On Wed, Feb 21, 2007 at 04:16:17PM +0000, Frank Hofmann wrote:

> >>>http://src.opensolaris.org/source/xref/onnv/onnv-gate/usr/src/cmd/mdb/common/mdb/mdb_print.c#1446
> >>
> >>Can this be overridden ?
> >>
> >>If '/...' operates on the first instead of the last output work, it breaks
> >>the old example:
> >>
> >>*log_recentq::print queue_t q_first | ::walk b_next | ::walk b_cont |
> >>::print mblk_t b_rptr | /s
> >>
> >>if an '-a' is inserted after the '::print'.
> >
> >I do not see this as inconsistent. There is no point to -a in such a case
> >unless you want the address. Just don't use -a!
> 
> It does make a difference. The following:
> 
> *rootvfs::print -a vfs_t vfs_data | ::print ufsvfs_t
> *rootvfs::print -a vfs_t vfs_data | ::print -a ufsvfs_t
> *rootvfs::print vfs_t vfs_data | ::print ufsvfs_t
> *rootvfs::print vfs_t vfs_data | ::print -a ufsvfs_t
> 
> all do the same on 'classical' but with the new are different.

I'm not denying the behaviour has changed, just that the new behaviour is
both useful and self-consistent.

> Imagine longer pipes with ::print in.

What's the difference? When would you have previously found -a useful in such a
case? Given that the thing it changed was always ignored?

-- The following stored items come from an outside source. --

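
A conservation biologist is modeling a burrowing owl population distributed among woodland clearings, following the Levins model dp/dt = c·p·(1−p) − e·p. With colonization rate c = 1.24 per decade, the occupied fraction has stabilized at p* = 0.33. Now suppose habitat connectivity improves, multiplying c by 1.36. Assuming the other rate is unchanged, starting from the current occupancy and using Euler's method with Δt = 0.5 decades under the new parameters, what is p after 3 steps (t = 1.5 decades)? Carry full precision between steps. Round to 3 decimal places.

Balance c(1−p*) = e gives e = 1.24×(1 − 0.33000) = 0.83080.
Starting from p₀ = 0.33000; update p ← p + (dp/dt)·Δt with the new parameters.
step 1: Δp = +0.04935, p = 0.37935
step 2: Δp = +0.04094, p = 0.42029
step 3: Δp = +0.03085, p = 0.45115

0.451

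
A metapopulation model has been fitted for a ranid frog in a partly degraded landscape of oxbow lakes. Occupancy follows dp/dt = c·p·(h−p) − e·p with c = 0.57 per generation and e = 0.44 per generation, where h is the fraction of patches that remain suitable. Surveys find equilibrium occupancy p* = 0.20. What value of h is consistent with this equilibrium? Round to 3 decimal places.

At equilibrium c(h−p*) = e, so h = p* + e/c.
h = 0.20 + 0.44/0.57 = 0.20 + 0.7719 = 0.9719.

0.972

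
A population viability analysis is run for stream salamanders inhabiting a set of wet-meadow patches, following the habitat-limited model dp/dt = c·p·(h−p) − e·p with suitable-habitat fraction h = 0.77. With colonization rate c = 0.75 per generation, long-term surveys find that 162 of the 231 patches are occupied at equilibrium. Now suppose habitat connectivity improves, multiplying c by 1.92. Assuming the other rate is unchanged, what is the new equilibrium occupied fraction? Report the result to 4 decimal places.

Observed p* = 162/231 = 0.70130.
Balance c(h−p*) = e gives e = 0.75×(0.77 − 0.70130) = 0.05152.
New p* = 0.77 − e/c = 0.77 − 0.05152/1.44000 = 0.73422.

0.7342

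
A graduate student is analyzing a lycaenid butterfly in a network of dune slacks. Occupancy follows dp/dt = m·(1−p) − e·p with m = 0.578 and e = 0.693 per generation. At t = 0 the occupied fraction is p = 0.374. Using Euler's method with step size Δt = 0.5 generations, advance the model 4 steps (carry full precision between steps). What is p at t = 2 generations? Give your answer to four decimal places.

Update rule: p ← p + [m·(1−p) − e·p]·Δt with Δt = 0.5.
  1  |  dp/dt·Δt = +0.051323  |  p_1 = 0.425323
  2  |  dp/dt·Δt = +0.018707  |  p_2 = 0.444030
  3  |  dp/dt·Δt = +0.006819  |  p_3 = 0.450849
  4  |  dp/dt·Δt = +0.002485  |  p_4 = 0.453334

0.4533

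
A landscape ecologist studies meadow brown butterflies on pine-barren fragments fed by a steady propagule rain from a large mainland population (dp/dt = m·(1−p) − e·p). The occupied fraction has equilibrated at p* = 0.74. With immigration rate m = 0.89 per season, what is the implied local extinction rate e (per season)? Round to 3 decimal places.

At equilibrium m(1−p*) = e·p*, so e = m(1−p*)/p*.
e = 0.89 × 0.2600 / 0.74 = 0.3127.

0.313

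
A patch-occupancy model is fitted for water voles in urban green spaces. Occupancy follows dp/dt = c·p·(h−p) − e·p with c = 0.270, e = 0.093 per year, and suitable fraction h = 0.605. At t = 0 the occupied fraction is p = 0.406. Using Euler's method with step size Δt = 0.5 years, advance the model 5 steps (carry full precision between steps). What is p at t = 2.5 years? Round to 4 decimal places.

0.3714

Update rule: p ← p + [c·p·(h−p) − e·p]·Δt with Δt = 0.5.
t = 0.5: p = 0.40600 + (-0.00797) = 0.39803
t = 1: p = 0.39803 + (-0.00739) = 0.39064
t = 1.5: p = 0.39064 + (-0.00686) = 0.38378
t = 2: p = 0.38378 + (-0.00638) = 0.37740
t = 2.5: p = 0.37740 + (-0.00595) = 0.37144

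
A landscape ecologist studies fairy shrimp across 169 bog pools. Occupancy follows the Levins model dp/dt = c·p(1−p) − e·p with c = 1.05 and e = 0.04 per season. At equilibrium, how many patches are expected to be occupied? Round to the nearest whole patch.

p* = 1 − e/c = 1 − 0.04/1.05 = 0.9619.
Expected occupied patches = N × p* = 169 × 0.9619 = 162.56 ≈ 163.

163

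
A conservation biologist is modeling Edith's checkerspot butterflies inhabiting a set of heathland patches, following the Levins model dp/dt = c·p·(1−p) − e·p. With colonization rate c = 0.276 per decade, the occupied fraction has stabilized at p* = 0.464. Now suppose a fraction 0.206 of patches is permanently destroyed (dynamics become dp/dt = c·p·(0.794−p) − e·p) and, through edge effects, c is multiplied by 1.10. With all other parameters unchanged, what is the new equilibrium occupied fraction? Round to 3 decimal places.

Balance c(1−p*) = e gives e = 0.276×(1 − 0.46400) = 0.14794.
New p* = 0.794 − e/c = 0.794 − 0.14794/0.30360 = 0.30671.

0.307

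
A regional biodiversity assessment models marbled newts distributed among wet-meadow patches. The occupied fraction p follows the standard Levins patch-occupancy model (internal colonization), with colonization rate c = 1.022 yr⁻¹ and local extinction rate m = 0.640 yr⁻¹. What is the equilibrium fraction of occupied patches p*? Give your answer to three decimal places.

At equilibrium, colonization balances extinction: c·p*·(1−p*) = m·p*.
So p* = 1 − m/c = 1 − 0.640/1.022 = 1 − 0.6262 = 0.3738.

0.374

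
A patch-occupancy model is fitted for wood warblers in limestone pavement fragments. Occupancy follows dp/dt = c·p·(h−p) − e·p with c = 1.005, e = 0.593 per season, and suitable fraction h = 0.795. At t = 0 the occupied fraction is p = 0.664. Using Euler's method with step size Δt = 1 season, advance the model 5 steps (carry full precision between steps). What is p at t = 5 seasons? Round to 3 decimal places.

0.242

Update rule: p ← p + [c·p·(h−p) − e·p]·Δt with Δt = 1.
  1  |  dp/dt·Δt = -0.306333  |  p_1 = 0.357667
  2  |  dp/dt·Δt = -0.054895  |  p_2 = 0.302772
  3  |  dp/dt·Δt = -0.029766  |  p_3 = 0.273006
  4  |  dp/dt·Δt = -0.018673  |  p_4 = 0.254334
  5  |  dp/dt·Δt = -0.012623  |  p_5 = 0.241711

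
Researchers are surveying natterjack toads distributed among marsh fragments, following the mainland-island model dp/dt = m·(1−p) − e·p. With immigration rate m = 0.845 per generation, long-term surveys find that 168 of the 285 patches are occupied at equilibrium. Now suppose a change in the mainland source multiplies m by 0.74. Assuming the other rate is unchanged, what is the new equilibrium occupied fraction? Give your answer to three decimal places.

0.515

Observed p* = 168/285 = 0.58947.
Balance m(1−p*) = e·p* gives e = m(1−p*)/p* = 0.845×0.41053/0.58947 = 0.58849.
New p* = m/(m+e) = 0.62530/(0.62530+0.58849) = 0.51516.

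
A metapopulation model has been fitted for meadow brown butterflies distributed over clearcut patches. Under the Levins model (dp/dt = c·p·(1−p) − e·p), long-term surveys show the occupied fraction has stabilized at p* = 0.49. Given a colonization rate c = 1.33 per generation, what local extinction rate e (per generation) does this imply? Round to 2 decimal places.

0.68

At equilibrium c(1−p*) = e.
e = 1.33 × (1 − 0.49) = 1.33 × 0.5100 = 0.6783.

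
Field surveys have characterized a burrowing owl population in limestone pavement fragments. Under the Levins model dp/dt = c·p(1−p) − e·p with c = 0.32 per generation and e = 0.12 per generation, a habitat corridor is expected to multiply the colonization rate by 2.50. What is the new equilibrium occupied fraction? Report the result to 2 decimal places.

0.85

Before: p* = 1 − 0.12/0.32 = 0.6250.
After the change, c = 0.8, e = 0.12, so p* = 1 − 0.12/0.8 = 0.8500.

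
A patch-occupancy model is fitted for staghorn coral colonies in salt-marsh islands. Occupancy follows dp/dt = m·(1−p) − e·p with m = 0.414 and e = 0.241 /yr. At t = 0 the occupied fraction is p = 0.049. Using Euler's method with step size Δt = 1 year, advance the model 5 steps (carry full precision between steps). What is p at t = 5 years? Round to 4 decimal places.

Update rule: p ← p + [m·(1−p) − e·p]·Δt with Δt = 1.
  1  |  dp/dt·Δt = +0.381905  |  p_1 = 0.430905
  2  |  dp/dt·Δt = +0.131757  |  p_2 = 0.562662
  3  |  dp/dt·Δt = +0.045456  |  p_3 = 0.608118
  4  |  dp/dt·Δt = +0.015682  |  p_4 = 0.623801
  5  |  dp/dt·Δt = +0.005410  |  p_5 = 0.629211

0.6292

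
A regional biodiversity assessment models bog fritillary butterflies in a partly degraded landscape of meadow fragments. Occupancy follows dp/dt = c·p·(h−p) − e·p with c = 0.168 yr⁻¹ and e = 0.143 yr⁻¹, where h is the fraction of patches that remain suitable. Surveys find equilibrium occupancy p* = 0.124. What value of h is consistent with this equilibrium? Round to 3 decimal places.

At equilibrium c(h−p*) = e, so h = p* + e/c.
h = 0.124 + 0.143/0.168 = 0.124 + 0.8512 = 0.9752.

0.975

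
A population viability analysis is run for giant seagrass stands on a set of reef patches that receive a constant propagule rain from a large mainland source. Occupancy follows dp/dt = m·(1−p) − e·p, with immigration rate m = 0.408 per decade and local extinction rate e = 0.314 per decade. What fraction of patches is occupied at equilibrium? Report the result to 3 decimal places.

Setting dp/dt = 0: m − m·p* = e·p*, so m = (m+e)·p*.
p* = m/(m+e) = 0.408/(0.408+0.314) = 0.408/0.7220 = 0.5651.

0.565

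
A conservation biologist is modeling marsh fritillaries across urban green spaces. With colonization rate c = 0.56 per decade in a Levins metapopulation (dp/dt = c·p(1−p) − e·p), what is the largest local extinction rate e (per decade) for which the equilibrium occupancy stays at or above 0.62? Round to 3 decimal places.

0.213

1 − e/c ≥ 0.62 ⇒ e ≤ c(1 − 0.62) = 0.56 × 0.3800.
e_max = 0.2128.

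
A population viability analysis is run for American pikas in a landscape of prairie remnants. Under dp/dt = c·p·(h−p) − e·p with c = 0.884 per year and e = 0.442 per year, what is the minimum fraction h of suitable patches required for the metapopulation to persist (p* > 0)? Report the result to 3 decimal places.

p* = h − e/c is positive only when h > e/c.
h_min = e/c = 0.442/0.884 = 0.5000.

0.500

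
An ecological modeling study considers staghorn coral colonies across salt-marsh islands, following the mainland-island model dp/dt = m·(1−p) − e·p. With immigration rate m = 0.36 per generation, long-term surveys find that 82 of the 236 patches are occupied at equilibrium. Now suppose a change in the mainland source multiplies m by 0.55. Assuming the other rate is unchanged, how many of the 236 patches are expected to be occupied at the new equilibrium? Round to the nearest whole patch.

53

Observed p* = 82/236 = 0.34746.
Balance m(1−p*) = e·p* gives e = m(1−p*)/p* = 0.36×0.65254/0.34746 = 0.67609.
New p* = m/(m+e) = 0.19800/(0.19800+0.67609) = 0.22652.
Expected occupied = 236 × 0.22652 = 53.46 ≈ 53.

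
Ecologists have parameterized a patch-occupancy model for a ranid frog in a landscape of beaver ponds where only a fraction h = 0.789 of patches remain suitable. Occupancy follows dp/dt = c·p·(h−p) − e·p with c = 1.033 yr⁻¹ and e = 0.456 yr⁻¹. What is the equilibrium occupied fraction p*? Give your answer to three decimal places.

Setting dp/dt = 0 and dividing by p* gives c·(h−p*) = e.
So p* = h − e/c = 0.789 − 0.456/1.033 = 0.789 − 0.4414 = 0.3476.

0.348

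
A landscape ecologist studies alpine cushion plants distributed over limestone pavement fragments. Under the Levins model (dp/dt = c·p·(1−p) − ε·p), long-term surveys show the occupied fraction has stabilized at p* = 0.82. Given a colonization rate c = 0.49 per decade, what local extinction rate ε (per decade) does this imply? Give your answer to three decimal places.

0.088

At equilibrium c(1−p*) = ε.
ε = 0.49 × (1 − 0.82) = 0.49 × 0.1800 = 0.0882.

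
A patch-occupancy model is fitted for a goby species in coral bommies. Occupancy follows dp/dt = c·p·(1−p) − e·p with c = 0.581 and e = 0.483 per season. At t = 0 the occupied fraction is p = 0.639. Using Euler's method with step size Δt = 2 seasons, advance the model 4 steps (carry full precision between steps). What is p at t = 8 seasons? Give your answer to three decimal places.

0.211

Update rule: p ← p + [c·p·(1−p) − e·p]·Δt with Δt = 2.
t = 2: p = 0.63900 + (-0.34923) = 0.28977
t = 4: p = 0.28977 + (-0.04078) = 0.24900
t = 6: p = 0.24900 + (-0.02324) = 0.22576
t = 8: p = 0.22576 + (-0.01497) = 0.21078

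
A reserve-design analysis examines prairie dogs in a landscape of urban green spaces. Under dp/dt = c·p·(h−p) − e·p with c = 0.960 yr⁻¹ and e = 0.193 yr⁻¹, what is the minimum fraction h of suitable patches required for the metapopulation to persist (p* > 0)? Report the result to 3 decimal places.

0.201

p* = h − e/c is positive only when h > e/c.
h_min = e/c = 0.193/0.960 = 0.2010.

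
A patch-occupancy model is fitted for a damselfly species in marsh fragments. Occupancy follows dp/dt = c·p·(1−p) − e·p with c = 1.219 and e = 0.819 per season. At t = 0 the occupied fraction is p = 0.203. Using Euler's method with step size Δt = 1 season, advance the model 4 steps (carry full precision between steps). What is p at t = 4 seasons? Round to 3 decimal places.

Update rule: p ← p + [c·p·(1−p) − e·p]·Δt with Δt = 1.
p: 0.20300 → 0.23397  (Δp = +0.03097)
p: 0.23397 → 0.26082  (Δp = +0.02686)
p: 0.26082 → 0.28223  (Δp = +0.02140)
p: 0.28223 → 0.29802  (Δp = +0.01580)

0.298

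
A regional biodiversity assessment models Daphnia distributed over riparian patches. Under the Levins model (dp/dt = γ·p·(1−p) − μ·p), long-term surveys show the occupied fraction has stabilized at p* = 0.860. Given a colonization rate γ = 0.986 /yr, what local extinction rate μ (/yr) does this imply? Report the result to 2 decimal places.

0.14

At equilibrium γ(1−p*) = μ.
μ = 0.986 × (1 − 0.860) = 0.986 × 0.1400 = 0.1380.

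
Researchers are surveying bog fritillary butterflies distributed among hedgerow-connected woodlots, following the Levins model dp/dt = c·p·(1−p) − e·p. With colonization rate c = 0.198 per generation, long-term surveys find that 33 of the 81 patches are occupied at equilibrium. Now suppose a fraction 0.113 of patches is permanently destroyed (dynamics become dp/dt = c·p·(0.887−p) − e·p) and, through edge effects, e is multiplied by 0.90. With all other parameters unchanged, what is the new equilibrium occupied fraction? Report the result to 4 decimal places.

Observed p* = 33/81 = 0.40741.
Balance c(1−p*) = e gives e = 0.198×(1 − 0.40741) = 0.11733.
New p* = 0.887 − e/c = 0.887 − 0.10560/0.19800 = 0.35367.

0.3537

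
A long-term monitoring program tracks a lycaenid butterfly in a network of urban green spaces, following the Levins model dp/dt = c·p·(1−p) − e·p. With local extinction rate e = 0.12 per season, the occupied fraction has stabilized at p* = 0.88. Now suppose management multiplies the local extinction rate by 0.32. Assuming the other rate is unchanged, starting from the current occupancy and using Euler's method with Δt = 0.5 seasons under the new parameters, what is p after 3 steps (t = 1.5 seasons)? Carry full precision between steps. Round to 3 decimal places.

0.948

Balance c(1−p*) = e gives c = e/(1 − 0.88000) = 0.12/0.12000 = 1.00000.
Starting from p₀ = 0.88000; update p ← p + (dp/dt)·Δt with the new parameters.
step 1: Δp = +0.03590, p = 0.91590
step 2: Δp = +0.02093, p = 0.93683
step 3: Δp = +0.01160, p = 0.94843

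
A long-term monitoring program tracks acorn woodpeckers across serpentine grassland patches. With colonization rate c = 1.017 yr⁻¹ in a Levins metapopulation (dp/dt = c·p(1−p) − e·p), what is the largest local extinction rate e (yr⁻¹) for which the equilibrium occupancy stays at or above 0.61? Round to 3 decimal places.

1 − e/c ≥ 0.61 ⇒ e ≤ c(1 − 0.61) = 1.017 × 0.3900.
e_max = 0.3966.

0.397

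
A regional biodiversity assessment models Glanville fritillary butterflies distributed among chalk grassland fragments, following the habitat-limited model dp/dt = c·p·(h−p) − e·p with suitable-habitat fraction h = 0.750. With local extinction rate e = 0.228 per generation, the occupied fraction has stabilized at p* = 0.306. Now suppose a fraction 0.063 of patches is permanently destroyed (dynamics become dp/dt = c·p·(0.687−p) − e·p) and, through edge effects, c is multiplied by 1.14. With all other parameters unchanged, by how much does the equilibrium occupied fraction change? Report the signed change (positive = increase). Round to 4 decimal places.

Balance c(h−p*) = e gives c = e/(0.75 − 0.30600) = 0.228/0.44400 = 0.51351.
New p* = 0.687 − e/c = 0.687 − 0.22800/0.58540 = 0.29752.
Δp* = 0.29752 − 0.30600 = -0.00848.

-0.0085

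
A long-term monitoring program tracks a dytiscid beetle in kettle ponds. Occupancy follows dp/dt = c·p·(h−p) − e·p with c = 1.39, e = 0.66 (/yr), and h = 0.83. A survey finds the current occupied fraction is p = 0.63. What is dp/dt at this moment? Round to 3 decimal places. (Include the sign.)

Colonization term: c·p·(h−p) = 1.39×0.63×0.2000 = 0.17514.
Extinction term: e·p = 0.41580.
dp/dt = 0.17514 − 0.41580 = -0.24066.

-0.241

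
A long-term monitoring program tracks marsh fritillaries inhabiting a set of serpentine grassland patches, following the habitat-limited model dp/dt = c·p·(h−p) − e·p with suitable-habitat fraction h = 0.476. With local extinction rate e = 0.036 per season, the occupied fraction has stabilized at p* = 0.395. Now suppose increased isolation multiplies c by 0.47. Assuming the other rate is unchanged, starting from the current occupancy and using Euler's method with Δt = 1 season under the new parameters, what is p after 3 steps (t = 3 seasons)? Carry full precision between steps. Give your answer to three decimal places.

Balance c(h−p*) = e gives c = e/(0.476 − 0.39500) = 0.036/0.08100 = 0.44444.
Starting from p₀ = 0.39500; update p ← p + (dp/dt)·Δt with the new parameters.
p: 0.39500 → 0.38746  (Δp = -0.00754)
p: 0.38746 → 0.38068  (Δp = -0.00678)
p: 0.38068 → 0.37456  (Δp = -0.00612)

0.375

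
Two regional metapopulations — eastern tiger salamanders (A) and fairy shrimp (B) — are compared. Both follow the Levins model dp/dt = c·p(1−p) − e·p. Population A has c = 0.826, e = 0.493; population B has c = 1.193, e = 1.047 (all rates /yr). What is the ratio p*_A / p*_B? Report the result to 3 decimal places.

A: p*_A = 1 − 0.493/0.826 = 0.4031.
B: p*_B = 1 − 1.047/1.193 = 0.1224.
p*_A / p*_B = 0.4031/0.1224 = 3.2942.

3.294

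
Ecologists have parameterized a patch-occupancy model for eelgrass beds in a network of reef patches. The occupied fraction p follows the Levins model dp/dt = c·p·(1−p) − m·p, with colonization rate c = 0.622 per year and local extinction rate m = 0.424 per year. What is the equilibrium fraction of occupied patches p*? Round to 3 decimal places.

Setting dp/dt = 0 and dividing through by p* gives c·(1−p*) = m.
So p* = 1 − m/c = 1 − 0.424/0.622 = 1 − 0.6817 = 0.3183.

0.318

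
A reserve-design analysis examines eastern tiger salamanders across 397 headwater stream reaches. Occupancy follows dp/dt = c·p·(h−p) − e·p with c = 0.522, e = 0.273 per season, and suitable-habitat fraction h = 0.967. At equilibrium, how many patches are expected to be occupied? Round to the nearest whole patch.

176

p* = h − e/c = 0.967 − 0.5230 = 0.4440.
Expected occupied patches = N × p* = 397 × 0.4440 = 176.27 ≈ 176.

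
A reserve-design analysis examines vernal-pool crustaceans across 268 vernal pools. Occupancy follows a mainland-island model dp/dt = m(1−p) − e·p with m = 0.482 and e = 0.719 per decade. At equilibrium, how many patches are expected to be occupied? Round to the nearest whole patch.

p* = m/(m+e) = 0.482/1.2010 = 0.4013.
Expected occupied patches = N × p* = 268 × 0.4013 = 107.56 ≈ 108.

108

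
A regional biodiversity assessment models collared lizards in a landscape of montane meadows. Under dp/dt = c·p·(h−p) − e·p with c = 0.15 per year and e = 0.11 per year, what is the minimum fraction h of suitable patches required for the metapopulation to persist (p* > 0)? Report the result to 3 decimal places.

0.733

p* = h − e/c is positive only when h > e/c.
h_min = e/c = 0.11/0.15 = 0.7333.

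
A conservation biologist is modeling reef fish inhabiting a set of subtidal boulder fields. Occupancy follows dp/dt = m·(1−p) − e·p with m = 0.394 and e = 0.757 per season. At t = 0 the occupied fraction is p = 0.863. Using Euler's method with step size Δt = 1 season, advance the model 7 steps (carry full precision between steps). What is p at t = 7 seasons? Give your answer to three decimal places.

Update rule: p ← p + [m·(1−p) − e·p]·Δt with Δt = 1.
t = 1: p = 0.86300 + (-0.59931) = 0.26369
t = 2: p = 0.26369 + (+0.09050) = 0.35418
t = 3: p = 0.35418 + (-0.01366) = 0.34052
t = 4: p = 0.34052 + (+0.00206) = 0.34258
t = 5: p = 0.34258 + (-0.00031) = 0.34227
t = 6: p = 0.34227 + (+0.00005) = 0.34232
t = 7: p = 0.34232 + (-0.00001) = 0.34231

0.342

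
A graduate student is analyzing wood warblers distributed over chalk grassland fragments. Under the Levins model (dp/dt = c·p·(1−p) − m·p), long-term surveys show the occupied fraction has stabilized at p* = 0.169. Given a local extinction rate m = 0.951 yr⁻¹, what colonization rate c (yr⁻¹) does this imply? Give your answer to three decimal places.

1.144

At equilibrium c(1−p*) = m, so c = m/(1−p*).
c = 0.951/(1 − 0.169) = 0.951/0.8310 = 1.1444.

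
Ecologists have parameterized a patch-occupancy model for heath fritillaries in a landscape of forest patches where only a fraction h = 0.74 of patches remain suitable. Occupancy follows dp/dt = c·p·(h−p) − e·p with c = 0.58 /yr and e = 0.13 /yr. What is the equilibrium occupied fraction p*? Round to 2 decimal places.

Setting dp/dt = 0 and dividing by p* gives c·(h−p*) = e.
So p* = h − e/c = 0.74 − 0.13/0.58 = 0.74 − 0.2241 = 0.5159.

0.52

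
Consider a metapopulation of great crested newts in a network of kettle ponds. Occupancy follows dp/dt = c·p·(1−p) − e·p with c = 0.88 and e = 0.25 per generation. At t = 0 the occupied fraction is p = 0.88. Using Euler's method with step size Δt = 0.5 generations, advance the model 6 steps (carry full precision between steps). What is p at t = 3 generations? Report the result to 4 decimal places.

Update rule: p ← p + [c·p·(1−p) − e·p]·Δt with Δt = 0.5.
  1  |  dp/dt·Δt = -0.063536  |  p_1 = 0.816464
  2  |  dp/dt·Δt = -0.036124  |  p_2 = 0.780340
  3  |  dp/dt·Δt = -0.022122  |  p_3 = 0.758218
  4  |  dp/dt·Δt = -0.014115  |  p_4 = 0.744103
  5  |  dp/dt·Δt = -0.009231  |  p_5 = 0.734872
  6  |  dp/dt·Δt = -0.006132  |  p_6 = 0.728741

0.7287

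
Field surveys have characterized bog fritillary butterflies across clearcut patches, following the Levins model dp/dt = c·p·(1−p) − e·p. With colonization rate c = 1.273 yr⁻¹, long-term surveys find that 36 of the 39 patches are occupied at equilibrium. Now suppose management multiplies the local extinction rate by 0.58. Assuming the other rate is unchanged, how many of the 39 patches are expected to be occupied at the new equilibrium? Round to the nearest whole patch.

Observed p* = 36/39 = 0.92308.
Balance c(1−p*) = e gives e = 1.273×(1 − 0.92308) = 0.09792.
New p* = 1 − e/c = 1 − 0.05679/1.27300 = 0.95539.
Expected occupied = 39 × 0.95539 = 37.26 ≈ 37.

37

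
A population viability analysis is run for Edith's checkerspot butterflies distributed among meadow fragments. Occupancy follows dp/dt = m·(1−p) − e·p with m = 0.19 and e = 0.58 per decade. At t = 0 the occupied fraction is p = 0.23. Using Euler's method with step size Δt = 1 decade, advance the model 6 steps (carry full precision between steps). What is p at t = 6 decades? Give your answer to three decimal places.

Update rule: p ← p + [m·(1−p) − e·p]·Δt with Δt = 1.
p: 0.23000 → 0.24290  (Δp = +0.01290)
p: 0.24290 → 0.24587  (Δp = +0.00297)
p: 0.24587 → 0.24655  (Δp = +0.00068)
p: 0.24655 → 0.24671  (Δp = +0.00016)
p: 0.24671 → 0.24674  (Δp = +0.00004)
p: 0.24674 → 0.24675  (Δp = +0.00001)

0.247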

> And the documentation on pipes, so that it mentions "watch what you put to 
> the left side of a '|'".

You've lost me. It's always the case that the behaviour on the right side of a
pipe is dependent on what happens on the left side of a pipe. I can't imagine
any concept of a pipe where that isn't true.

The fact that the -a option to ::print was previously useless in a pipe context
is edging pretty close to a bug as far as I can see.